CON Block schedule
November 10, 2016
Meant to keep students from stress and overworking, block schedules have been used by various schools aiming to improve students’ chances for success.
The point of block scheduling is to allow students to learn more in one sitting. Doubling the class period, the reasoning goes, produces a more relaxed environment and more time for both homework and in-class learning.
However, students who have a block schedule compromise their education for a seemingly less-strenuous routine.
On an almost hourly basis, students squeamishly sit in their chairs in anticipation for the bell to ring. For teenagers with 20 minute-long attention spans, staying in one place for 54 minutes is enough to send them fidgeting.
It is incredibly difficult for a class to last almost two hours and still hold the unwavering attention of a room full of antsy 14-18 year olds notorious for their lack of attention.
Fearing that students do not have the ability to keep up for the entire 90 minutes, schools with block schedules are forced to fill their class times with several shorter lessons or with “fun” activities that keep students entertained and focused. Classes will have to be filled with creative labs, “educational games”, and lively extended group discussions in order to engage students in the long period of time.

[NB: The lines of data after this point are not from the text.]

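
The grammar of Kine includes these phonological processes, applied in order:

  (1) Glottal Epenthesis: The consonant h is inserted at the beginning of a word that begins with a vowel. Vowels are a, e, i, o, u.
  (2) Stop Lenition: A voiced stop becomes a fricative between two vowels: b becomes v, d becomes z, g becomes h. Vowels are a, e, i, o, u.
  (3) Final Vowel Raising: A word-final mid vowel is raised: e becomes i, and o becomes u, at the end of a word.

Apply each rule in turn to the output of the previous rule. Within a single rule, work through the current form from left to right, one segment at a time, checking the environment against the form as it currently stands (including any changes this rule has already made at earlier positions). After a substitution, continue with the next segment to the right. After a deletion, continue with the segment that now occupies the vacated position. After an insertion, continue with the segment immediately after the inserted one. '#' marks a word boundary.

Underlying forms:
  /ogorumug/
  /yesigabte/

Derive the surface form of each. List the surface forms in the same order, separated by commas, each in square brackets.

[hohorumug], [yesihabti]

/ogorumug/:
  (1) Glottal Epenthesis: [ogorumug] → [hogorumug]
  (2) Stop Lenition: [hogorumug] → [hohorumug]
  (3) Final Vowel Raising: no change — [hohorumug]
/yesigabte/:
  (1) Glottal Epenthesis: no change — [yesigabte]
  (2) Stop Lenition: [yesigabte] → [yesihabte]
  (3) Final Vowel Raising: [yesihabte] → [yesihabti]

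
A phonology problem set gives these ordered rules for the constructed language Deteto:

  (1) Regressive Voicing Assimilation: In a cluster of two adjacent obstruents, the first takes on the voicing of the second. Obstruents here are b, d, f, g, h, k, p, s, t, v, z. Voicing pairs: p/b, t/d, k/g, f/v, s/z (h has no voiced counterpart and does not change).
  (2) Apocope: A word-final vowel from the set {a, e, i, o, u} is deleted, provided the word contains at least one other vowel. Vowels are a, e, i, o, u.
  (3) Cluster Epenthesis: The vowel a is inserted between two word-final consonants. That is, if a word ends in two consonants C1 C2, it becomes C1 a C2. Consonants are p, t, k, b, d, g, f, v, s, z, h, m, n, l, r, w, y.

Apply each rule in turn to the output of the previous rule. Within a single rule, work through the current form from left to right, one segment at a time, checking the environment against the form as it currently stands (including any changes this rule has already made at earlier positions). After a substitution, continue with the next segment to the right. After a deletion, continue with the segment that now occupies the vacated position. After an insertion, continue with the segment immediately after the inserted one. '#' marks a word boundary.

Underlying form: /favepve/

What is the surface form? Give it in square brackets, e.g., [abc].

[favebav]

(1) Regressive Voicing Assimilation: [favepve] → [favebve]
(2) Apocope: [favebve] → [favebv]
(3) Cluster Epenthesis: [favebv] → [favebav]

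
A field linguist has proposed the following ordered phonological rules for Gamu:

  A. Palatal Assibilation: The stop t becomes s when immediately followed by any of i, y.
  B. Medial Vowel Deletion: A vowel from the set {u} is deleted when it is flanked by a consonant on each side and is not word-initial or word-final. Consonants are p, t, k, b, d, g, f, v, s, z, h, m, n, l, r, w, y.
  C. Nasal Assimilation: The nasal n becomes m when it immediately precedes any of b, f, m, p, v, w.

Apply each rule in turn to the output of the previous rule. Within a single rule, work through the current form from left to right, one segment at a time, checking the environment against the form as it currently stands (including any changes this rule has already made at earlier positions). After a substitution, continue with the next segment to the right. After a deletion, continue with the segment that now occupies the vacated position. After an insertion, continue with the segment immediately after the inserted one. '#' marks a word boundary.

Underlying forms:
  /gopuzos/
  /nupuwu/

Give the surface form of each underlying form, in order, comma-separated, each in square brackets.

[gopzos], [mpwu]

/gopuzos/:
  A Palatal Assibilation: no change — [gopuzos]
  B Medial Vowel Deletion: [gopuzos] → [gopzos]
  C Nasal Assimilation: no change — [gopzos]
/nupuwu/:
  A Palatal Assibilation: no change — [nupuwu]
  B Medial Vowel Deletion: [nupuwu] → [npwu]
  C Nasal Assimilation: [npwu] → [mpwu]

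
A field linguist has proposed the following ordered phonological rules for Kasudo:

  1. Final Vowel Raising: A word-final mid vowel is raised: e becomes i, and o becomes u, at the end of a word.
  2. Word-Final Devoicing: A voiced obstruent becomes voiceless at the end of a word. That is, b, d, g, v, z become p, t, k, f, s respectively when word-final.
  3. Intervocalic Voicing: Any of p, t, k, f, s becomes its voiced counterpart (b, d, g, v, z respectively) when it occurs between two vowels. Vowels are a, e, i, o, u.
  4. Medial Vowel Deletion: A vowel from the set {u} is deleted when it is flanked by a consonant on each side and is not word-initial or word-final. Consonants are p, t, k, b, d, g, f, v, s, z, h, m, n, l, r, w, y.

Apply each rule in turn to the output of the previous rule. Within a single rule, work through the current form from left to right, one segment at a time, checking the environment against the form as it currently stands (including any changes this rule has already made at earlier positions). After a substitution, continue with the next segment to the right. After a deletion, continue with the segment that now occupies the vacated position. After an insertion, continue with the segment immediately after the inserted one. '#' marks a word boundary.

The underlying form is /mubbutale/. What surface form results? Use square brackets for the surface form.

[mbbdali]

1 Final Vowel Raising: [mubbutale] → [mubbutali]
2 Word-Final Devoicing: no change — [mubbutali]
3 Intervocalic Voicing: [mubbutali] → [mubbudali]
4 Medial Vowel Deletion: [mubbudali] → [mbbdali]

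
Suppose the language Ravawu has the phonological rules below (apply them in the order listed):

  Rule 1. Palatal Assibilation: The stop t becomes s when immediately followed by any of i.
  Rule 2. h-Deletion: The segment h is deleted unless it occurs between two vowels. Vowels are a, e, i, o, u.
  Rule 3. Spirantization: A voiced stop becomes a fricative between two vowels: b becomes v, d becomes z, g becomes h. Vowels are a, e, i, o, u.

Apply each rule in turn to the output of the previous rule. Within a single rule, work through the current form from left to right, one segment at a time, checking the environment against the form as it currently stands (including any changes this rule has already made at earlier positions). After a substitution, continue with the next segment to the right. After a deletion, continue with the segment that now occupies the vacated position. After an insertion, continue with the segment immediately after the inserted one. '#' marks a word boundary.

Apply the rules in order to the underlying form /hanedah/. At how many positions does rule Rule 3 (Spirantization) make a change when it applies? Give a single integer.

Rule 1 Palatal Assibilation: no change — [hanedah]
Rule 2 h-Deletion: [hanedah] → [aneda]
Rule 3 Spirantization: [aneda] → [aneza]
Rule Rule 3 changed 1 position(s).

1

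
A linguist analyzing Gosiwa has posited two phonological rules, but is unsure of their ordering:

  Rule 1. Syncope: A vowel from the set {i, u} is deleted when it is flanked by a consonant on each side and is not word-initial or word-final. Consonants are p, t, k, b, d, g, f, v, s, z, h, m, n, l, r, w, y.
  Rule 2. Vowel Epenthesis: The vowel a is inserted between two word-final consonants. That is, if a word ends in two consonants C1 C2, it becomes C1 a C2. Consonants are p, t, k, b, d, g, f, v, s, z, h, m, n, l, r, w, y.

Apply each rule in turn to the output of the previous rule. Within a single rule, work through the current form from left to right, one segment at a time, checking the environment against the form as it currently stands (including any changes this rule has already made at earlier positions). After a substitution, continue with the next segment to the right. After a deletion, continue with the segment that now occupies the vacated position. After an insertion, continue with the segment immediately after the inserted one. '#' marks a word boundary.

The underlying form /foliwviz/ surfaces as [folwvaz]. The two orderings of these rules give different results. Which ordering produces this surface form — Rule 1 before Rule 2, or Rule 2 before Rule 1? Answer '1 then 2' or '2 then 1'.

1 then 2

Order 1 then 2:
  1 Syncope: [foliwviz] → [folwvz]
  2 Vowel Epenthesis: [folwvz] → [folwvaz]
  result: [folwvaz]
Order 2 then 1:
  2 Vowel Epenthesis: no change — [foliwviz]
  1 Syncope: [foliwviz] → [folwvz]
  result: [folwvz]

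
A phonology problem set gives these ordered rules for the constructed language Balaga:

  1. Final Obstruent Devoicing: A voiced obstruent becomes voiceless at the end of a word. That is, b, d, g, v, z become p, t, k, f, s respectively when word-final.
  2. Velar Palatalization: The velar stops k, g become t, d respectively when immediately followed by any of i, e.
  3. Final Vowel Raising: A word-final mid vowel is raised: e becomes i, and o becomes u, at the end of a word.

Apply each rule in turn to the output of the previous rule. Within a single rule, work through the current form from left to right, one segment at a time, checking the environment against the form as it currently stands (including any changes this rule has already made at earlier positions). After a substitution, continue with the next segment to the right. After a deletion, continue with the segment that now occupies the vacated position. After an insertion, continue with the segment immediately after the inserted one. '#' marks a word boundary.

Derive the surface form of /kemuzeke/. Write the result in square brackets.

1 Final Obstruent Devoicing: no change — [kemuzeke]
2 Velar Palatalization: [kemuzeke] → [temuzete]
3 Final Vowel Raising: [temuzete] → [temuzeti]

[temuzeti]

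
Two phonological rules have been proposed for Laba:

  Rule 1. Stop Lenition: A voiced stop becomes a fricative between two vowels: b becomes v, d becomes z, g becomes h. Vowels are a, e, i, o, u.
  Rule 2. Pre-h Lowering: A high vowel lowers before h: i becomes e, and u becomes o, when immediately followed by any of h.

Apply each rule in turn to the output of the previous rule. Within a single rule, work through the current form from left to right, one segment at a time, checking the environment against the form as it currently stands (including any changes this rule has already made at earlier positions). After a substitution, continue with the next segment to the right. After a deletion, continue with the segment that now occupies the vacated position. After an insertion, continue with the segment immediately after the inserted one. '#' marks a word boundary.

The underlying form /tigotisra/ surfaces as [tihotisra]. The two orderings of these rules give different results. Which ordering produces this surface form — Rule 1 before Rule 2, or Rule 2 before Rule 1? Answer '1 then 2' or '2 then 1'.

Order 1 then 2:
  1 Stop Lenition: [tigotisra] → [tihotisra]
  2 Pre-h Lowering: [tihotisra] → [tehotisra]
  result: [tehotisra]
Order 2 then 1:
  2 Pre-h Lowering: no change — [tigotisra]
  1 Stop Lenition: [tigotisra] → [tihotisra]
  result: [tihotisra]

2 then 1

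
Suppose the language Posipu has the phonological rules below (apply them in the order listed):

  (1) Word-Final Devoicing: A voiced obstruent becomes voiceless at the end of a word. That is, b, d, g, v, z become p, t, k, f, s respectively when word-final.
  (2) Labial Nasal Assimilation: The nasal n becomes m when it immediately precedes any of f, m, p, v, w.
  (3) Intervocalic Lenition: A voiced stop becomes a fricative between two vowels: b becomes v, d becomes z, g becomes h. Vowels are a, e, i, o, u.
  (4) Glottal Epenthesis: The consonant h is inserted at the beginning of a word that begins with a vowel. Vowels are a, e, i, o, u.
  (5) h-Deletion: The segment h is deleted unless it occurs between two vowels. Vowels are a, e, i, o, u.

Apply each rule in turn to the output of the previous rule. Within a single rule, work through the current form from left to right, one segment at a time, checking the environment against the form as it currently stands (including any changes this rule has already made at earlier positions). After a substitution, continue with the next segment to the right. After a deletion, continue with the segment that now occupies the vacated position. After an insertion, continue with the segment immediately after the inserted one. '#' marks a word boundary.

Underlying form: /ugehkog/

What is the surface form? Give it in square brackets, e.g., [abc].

(1) Word-Final Devoicing: [ugehkog] → [ugehkok]
(2) Labial Nasal Assimilation: no change — [ugehkok]
(3) Intervocalic Lenition: [ugehkok] → [uhehkok]
(4) Glottal Epenthesis: [uhehkok] → [huhehkok]
(5) h-Deletion: [huhehkok] → [uhekok]

[uhekok]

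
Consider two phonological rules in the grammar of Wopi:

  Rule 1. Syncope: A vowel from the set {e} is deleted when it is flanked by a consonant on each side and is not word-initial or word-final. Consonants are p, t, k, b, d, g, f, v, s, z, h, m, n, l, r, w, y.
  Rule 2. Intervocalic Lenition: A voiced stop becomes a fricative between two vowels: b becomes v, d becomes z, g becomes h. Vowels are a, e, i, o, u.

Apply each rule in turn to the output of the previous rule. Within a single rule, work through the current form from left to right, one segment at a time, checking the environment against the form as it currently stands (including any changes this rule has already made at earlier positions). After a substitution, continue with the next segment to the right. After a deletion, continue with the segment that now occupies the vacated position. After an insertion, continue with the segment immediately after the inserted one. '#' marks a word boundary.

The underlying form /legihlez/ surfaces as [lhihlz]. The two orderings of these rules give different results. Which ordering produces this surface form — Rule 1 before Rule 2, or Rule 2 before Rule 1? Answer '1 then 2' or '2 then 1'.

Order 1 then 2:
  1 Syncope: [legihlez] → [lgihlz]
  2 Intervocalic Lenition: no change — [lgihlz]
  result: [lgihlz]
Order 2 then 1:
  2 Intervocalic Lenition: [legihlez] → [lehihlez]
  1 Syncope: [lehihlez] → [lhihlz]
  result: [lhihlz]

2 then 1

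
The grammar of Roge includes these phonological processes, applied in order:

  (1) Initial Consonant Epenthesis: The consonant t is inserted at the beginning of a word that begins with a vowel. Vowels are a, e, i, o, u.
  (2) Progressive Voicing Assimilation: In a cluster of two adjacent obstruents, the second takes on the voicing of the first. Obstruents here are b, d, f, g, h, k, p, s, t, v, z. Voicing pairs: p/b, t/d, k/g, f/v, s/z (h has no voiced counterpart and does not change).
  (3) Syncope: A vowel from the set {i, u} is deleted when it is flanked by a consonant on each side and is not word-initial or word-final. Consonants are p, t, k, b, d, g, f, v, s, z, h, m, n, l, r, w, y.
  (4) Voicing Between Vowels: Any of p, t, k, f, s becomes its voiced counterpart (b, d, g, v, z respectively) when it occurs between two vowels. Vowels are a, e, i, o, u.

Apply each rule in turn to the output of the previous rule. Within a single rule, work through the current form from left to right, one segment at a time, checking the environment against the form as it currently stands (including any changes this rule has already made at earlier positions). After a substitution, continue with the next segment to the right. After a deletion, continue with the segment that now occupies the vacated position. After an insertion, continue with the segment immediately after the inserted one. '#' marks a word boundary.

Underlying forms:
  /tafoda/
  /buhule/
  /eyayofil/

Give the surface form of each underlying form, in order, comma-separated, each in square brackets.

/tafoda/:
  (1) Initial Consonant Epenthesis: no change — [tafoda]
  (2) Progressive Voicing Assimilation: no change — [tafoda]
  (3) Syncope: no change — [tafoda]
  (4) Voicing Between Vowels: [tafoda] → [tavoda]
/buhule/:
  (1) Initial Consonant Epenthesis: no change — [buhule]
  (2) Progressive Voicing Assimilation: no change — [buhule]
  (3) Syncope: [buhule] → [bhle]
  (4) Voicing Between Vowels: no change — [bhle]
/eyayofil/:
  (1) Initial Consonant Epenthesis: [eyayofil] → [teyayofil]
  (2) Progressive Voicing Assimilation: no change — [teyayofil]
  (3) Syncope: [teyayofil] → [teyayofl]
  (4) Voicing Between Vowels: no change — [teyayofl]

[tavoda], [bhle], [teyayofl]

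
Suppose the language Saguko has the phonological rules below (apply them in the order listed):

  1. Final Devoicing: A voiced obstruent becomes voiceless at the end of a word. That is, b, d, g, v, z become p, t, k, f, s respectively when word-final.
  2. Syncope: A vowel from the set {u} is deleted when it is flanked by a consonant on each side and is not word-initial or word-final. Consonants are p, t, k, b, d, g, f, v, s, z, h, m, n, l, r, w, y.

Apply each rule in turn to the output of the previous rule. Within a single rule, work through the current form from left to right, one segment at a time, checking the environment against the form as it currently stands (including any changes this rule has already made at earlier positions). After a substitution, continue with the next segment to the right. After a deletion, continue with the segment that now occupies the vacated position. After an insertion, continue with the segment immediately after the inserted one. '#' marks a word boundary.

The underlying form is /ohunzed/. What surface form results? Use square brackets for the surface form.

[ohnzet]

1 Final Devoicing: [ohunzed] → [ohunzet]
2 Syncope: [ohunzet] → [ohnzet]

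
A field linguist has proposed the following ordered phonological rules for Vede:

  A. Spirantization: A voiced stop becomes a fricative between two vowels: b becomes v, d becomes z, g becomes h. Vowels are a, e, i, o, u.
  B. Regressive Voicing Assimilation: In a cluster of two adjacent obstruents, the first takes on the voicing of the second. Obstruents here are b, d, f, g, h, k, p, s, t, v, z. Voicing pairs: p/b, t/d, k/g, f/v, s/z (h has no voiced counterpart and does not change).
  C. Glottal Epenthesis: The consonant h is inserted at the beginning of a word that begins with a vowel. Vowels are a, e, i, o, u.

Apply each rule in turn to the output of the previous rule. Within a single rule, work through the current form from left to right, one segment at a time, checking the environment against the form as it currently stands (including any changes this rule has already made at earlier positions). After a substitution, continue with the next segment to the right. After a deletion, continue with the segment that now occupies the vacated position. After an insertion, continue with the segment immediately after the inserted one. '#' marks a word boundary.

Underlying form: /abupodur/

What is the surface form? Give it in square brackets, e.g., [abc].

[havupozur]

A Spirantization: [abupodur] → [avupozur]
B Regressive Voicing Assimilation: no change — [avupozur]
C Glottal Epenthesis: [avupozur] → [havupozur]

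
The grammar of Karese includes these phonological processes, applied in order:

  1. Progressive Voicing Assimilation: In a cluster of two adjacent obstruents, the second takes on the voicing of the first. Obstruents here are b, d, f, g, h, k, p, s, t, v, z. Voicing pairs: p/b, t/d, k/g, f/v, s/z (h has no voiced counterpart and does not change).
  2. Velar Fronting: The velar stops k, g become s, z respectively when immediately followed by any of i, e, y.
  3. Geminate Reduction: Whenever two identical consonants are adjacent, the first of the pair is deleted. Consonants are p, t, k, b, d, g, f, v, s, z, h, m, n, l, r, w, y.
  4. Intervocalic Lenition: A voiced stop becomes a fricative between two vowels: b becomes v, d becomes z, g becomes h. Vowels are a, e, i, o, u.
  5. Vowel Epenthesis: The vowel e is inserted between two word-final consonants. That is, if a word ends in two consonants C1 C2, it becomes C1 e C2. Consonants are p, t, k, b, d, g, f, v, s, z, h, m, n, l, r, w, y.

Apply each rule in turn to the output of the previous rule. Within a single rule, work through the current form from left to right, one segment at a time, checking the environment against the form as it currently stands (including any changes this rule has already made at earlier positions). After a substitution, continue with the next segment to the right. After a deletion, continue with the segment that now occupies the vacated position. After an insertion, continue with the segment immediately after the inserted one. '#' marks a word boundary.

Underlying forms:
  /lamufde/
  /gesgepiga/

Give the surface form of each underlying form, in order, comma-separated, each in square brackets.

[lamufte], [zesepiha]

/lamufde/:
  1 Progressive Voicing Assimilation: [lamufde] → [lamufte]
  2 Velar Fronting: no change — [lamufte]
  3 Geminate Reduction: no change — [lamufte]
  4 Intervocalic Lenition: no change — [lamufte]
  5 Vowel Epenthesis: no change — [lamufte]
/gesgepiga/:
  1 Progressive Voicing Assimilation: [gesgepiga] → [geskepiga]
  2 Velar Fronting: [geskepiga] → [zessepiga]
  3 Geminate Reduction: [zessepiga] → [zesepiga]
  4 Intervocalic Lenition: [zesepiga] → [zesepiha]
  5 Vowel Epenthesis: no change — [zesepiha]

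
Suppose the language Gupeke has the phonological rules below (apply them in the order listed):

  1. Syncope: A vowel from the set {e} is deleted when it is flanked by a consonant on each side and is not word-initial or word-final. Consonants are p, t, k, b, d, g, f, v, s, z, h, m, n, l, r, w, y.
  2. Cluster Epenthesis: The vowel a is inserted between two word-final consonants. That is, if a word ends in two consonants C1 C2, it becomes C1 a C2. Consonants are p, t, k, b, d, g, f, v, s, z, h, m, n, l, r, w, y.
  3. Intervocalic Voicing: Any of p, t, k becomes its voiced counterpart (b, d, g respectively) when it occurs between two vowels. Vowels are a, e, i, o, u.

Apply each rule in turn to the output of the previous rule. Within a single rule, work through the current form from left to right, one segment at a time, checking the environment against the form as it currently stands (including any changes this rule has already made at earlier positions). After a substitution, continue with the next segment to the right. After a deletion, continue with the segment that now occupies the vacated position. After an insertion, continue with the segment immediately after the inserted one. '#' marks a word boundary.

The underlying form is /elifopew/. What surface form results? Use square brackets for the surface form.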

While advocates of block schedule claim that the longer class times give teachers more time to plan, unless the teacher is shockingly talented in being able to come up with both educational and entertaining assignments that are equally as informative than a regular class period would be, students are losing productive class time in which they would otherwise use developing a better idea of the subject and actually learning.
Furthermore, 90 minutes of a subject twice a week is significantly less class time than taking the class for 50 minutes daily. Students are actually losing about 10% of essential class time by splitting up their schedule in this way.
Students need daily exposure to subjects to be able to effectively retain information, particularly in topics that require continuity. For students struggling in say, math, having a block schedule makes it too easy to ignore the problems they have in the class if they are only being subjected to that particular topic twice a week.
A student who takes elective classes will have even less effective school days, as 90-minute chunks of one’s six hour school day would be filled with a class like band or woodshop. The implementation of block schedules lumps together classes that would fare better to students in daily doses rather than sitting through hours of class.
The arguments for extra time to do homework and study simply do not stand up to the fact that students who undergo block schedules are losing a significant portion of information in their daily class that could be essential to a student’s learning experience.